It happens every year just about this time. I start to miss winter.

I hate the whirring of the fans and I know they are just blowing in more moist, dank heat. Air conditioner? Not!! That’s because every time we have even approached the idea, usually on a bright spring day, I say we live in Vermont, you need an air conditioner maybe three times a year. You need air conditioners if you live in Alabama, not Vermont.

The one thing in this house that complains more than I do during this heat, is the refrigerator. It moans and thumps, especially at night. I’ve toyed with the idea of getting a new one but, in spite of increasingly loud sound effects, it keeps things cold. And isn’t that the point?

My son was visiting recently and stood perplexed in the kitchen marveling, “You make your own ice cubes! He said it in the tone that should be reserved for, “You spin your own wool!”

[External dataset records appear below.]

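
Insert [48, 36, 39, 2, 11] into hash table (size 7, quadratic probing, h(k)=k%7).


Insertions: 48->slot 6; 36->slot 1; 39->slot 4; 2->slot 2; 11->slot 5
Table: [None, 36, 2, None, 39, 11, 48]


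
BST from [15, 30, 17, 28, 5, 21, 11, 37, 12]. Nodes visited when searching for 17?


BST root = 15
Search for 17: compare at each node
Path: [15, 30, 17]


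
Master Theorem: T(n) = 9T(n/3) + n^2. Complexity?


a=9, b=3, c=2. log_3(9)=2 = c=2. Case 2: O(n^c log n) = O(n^2 log n)
Complexity: O(n^2 log n)


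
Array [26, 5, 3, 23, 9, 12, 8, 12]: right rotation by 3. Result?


Right rotate by 3: [12, 8, 12, 26, 5, 3, 23, 9]


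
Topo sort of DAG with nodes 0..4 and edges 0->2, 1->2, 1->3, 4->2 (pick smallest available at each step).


Kahn's algorithm, process smallest node first
Order: [0, 1, 3, 4, 2]


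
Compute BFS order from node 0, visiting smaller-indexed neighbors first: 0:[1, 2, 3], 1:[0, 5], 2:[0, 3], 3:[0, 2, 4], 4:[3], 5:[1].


BFS queue: start with [0]
Visit order: [0, 1, 2, 3, 5, 4]


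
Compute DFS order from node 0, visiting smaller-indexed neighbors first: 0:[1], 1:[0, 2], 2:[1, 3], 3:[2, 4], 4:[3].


DFS stack-based: start with [0]
Visit order: [0, 1, 2, 3, 4]


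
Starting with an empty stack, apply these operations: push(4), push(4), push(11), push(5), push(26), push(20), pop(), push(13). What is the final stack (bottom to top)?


push(4) -> [4]
push(4) -> [4, 4]
push(11) -> [4, 4, 11]
push(5) -> [4, 4, 11, 5]
push(26) -> [4, 4, 11, 5, 26]
push(20) -> [4, 4, 11, 5, 26, 20]
pop() returns 20 -> [4, 4, 11, 5, 26]
push(13) -> [4, 4, 11, 5, 26, 13]
Final stack (bottom to top): [4, 4, 11, 5, 26, 13]


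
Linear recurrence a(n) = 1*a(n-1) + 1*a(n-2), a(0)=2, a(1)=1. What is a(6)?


Build bottom-up:
...a(4)=7, a(5)=11, a(6)=1*11+1*7=18


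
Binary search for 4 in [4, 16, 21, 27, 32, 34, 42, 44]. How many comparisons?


Search for 4:
[0,7] mid=3 arr[3]=27
[0,2] mid=1 arr[1]=16
[0,0] mid=0 arr[0]=4
Total: 3 comparisons


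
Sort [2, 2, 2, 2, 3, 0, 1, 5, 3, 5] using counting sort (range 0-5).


Count array: [1, 1, 4, 2, 0, 2]
Reconstruct: [0, 1, 2, 2, 2, 2, 3, 3, 5, 5]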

In Germany years and years ago we bought a used refrigerator for $25 and thought we had a bargain on our hands. It had two major drawbacks. One was that it did not keep things cold and the other was it was home to little back bugs who resisted every chemical

available, including buckets of ammonia. One becomes less fastidious when having to scrape little black things from one’s food every day.

I never got used to the taste of slightly sour evaporated milk which is what we then put in our already revolting instant coffee. The mini ice cube tray froze up only in the winter and then only every few weeks.

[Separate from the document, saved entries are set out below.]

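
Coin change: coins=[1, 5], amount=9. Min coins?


dp[0]=0; dp[i]=1+min(dp[i-c] for c in coins)
...dp[4]=4, dp[5]=1, dp[6]=2, dp[7]=3, dp[8]=4, dp[9]=5
Minimum coins for 9 = 5


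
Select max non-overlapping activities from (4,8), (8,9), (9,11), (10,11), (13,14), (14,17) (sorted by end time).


Greedy: pick earliest-ending, then skip overlaps.
Selected (5 activities): [(4, 8), (8, 9), (9, 11), (13, 14), (14, 17)]


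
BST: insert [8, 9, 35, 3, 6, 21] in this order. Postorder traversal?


Root = 8; build tree by BST insertion.
Postorder traversal: [6, 3, 21, 35, 9, 8]


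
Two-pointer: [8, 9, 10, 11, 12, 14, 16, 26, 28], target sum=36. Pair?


Two pointers: lo=0, hi=8
Found pair: (8, 28) summing to 36


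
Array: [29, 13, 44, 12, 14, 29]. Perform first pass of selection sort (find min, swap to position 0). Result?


After one pass: [12, 13, 44, 29, 14, 29]


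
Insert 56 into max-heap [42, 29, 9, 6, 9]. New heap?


Append 56: [42, 29, 9, 6, 9, 56]
Bubble up: swap idx 5(56) with idx 2(9); swap idx 2(56) with idx 0(42)
Result: [56, 29, 42, 6, 9, 9]


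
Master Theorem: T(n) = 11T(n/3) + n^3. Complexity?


a=11, b=3, c=3. log_3(11)=2.183 < c=3. Case 3: O(n^c) = O(n^3)
Complexity: O(n^3)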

My parents had had a huge upright freezer and bought everything in bulk, due to the large amount of hungry children in our house. We got boxes of bread delivered to our back door where they would be ferried to the mammoth freezer and from there turned into hundreds of peanut butter sandwiches.

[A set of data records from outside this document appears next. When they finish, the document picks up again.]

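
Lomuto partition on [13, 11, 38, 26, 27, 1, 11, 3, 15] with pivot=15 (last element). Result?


Elements <= 15 go left of pivot.
Result: [13, 11, 1, 11, 3, 15, 26, 27, 38], pivot at index 5


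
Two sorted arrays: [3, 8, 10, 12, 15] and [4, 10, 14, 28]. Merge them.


Compare heads, take smaller each step.
Merged: [3, 4, 8, 10, 10, 12, 14, 15, 28]


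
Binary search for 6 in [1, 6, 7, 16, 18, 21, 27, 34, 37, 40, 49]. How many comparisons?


Search for 6:
[0,10] mid=5 arr[5]=21
[0,4] mid=2 arr[2]=7
[0,1] mid=0 arr[0]=1
[1,1] mid=1 arr[1]=6
Total: 4 comparisons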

Years ago, before every refrigerator had freezers, you could rent freezer space in grocery stores. We had a big drawer in the basement of the local market. My mother would preserve stuff from our garden and provide us with great tasting vegetables all winter long.

She once got the bright idea that she could make our school lunches ahead of time and would not have to pack them each chaotic morning. She spent a couple of days making tuna fish and egg salad sandwiches, wrapping them in “freezer paper” and delivering them in labeled boxes to the freezer drawer downtown. The theory was that we would pick them up on the way to school so that they should have a chance to thaw by lunchtime.

They were god-awful, soggy, tasteless and most likely dangerous, although nobody got the food poisoning they probably should have. Maybe that’s because we chucked them at first chance and learned to skip lunch entirely.

I’ll nurse our fridge along to the death, which will surely come some sweltering day when the appliance store can’t possibly make a delivery. And then I will be forced to lie and say we have an infant in the house and need to refrigerate his special formula…like I did once before.